By Tor HanseniBerkshires columnist
 

Toads lay their eggs in the spring along the edges of waterways. Photos by Tor Hansen.
My first impressions of toads came about when my father Len Hansen rented a seaside house high on a sand dune in North Truro, Cape Cod back in 1954. 
 
With Cape Cod Bay stretching out to the west, and Twinefield so abundant in wildflowers to the east, North Truro became a naturalist's dream, where I could search for sea shells at the seashore, or chase beetles and butterflies with my trusty green butterfly net. 
 
Twinefield was a treasure trove for wildlife — a vast glacial rolling sandplain shaped by successive glaciers, its sandy soil rich in silicon, thus able to stimulate growth for a diverse biota. A place where in successive years I would expand my insect collection to fill cigar boxes with every order of insects abounding in beach plum, ox-eye daisy and milkweed.
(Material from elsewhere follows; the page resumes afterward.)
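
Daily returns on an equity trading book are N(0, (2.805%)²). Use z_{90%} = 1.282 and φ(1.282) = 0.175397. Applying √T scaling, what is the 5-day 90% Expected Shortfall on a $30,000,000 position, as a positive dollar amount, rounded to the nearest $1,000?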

During our brief summer vacation there, we boys would exclaim in our excitement, "Oh here is another hoppy toad," one of many Fowler's toads (Bufo woodhousei fowleri ) that inhabited the moist surroundings, at home in the Ammophyla beach grass, thickets of beach plum, bayberry, and black cherry bushes. 
 
They sparkled in rich colors of green amber on beige and reddish tinted warts. Most anurans have those glistening eyes, gold on black irises so beguiling around the dark pupils. Today I reflect on a favorite analogy, the riveting eye suggests a solar eclipse in pictorial aura.
 
In the distinct toad majority in the Outer Cape, Fowler's toads turned up in the most unusual of places. When we Hansens first moved in to rent Riding Lights, we would wash the sand and salt from our feet in the outdoor shower where toads would be drinking and basking in the moisture near my feet. As dusk fades into darkness, the happy surprise would gather under the night lights where moths were fluttering about the front door and the toads would snatch bugs with outstretched tongue.
 
In later years, mother Eleanor added much needed color and variety to Grace's original garden. Our smallest and perhaps most acrobatic butterflies are the skippers, flitting and somersaulting to alight and drink heartily the nectar abounding at yellow sickle-leaved coreopsis and succulent pink live forever sedums of autumn. These hearty late bloomers signaled oases for many fall migrants including painted ladies, red admirals and of course monarchs on there odyssey to over-winter in Mexico. 
 
Our newly found next-door neighbors, the Bergmarks, added a lot to share our zeal for this undiscovered country, and while still in our teens, Billy Atwood, who today is a nuclear physicist in California, suggested we should include the Baltimore checkerspot in our survey, as he too had a keen interest in insects. Still unfamiliar to me then, in later years I would come across a thriving colony in Twinefield, that yielded a rare phenotype checkerspot (Euphydryas phaeton p. superba) that I wrote about featured in The Cape Naturalist ( Museum of Natural History, Brewster Cape Cod 1991).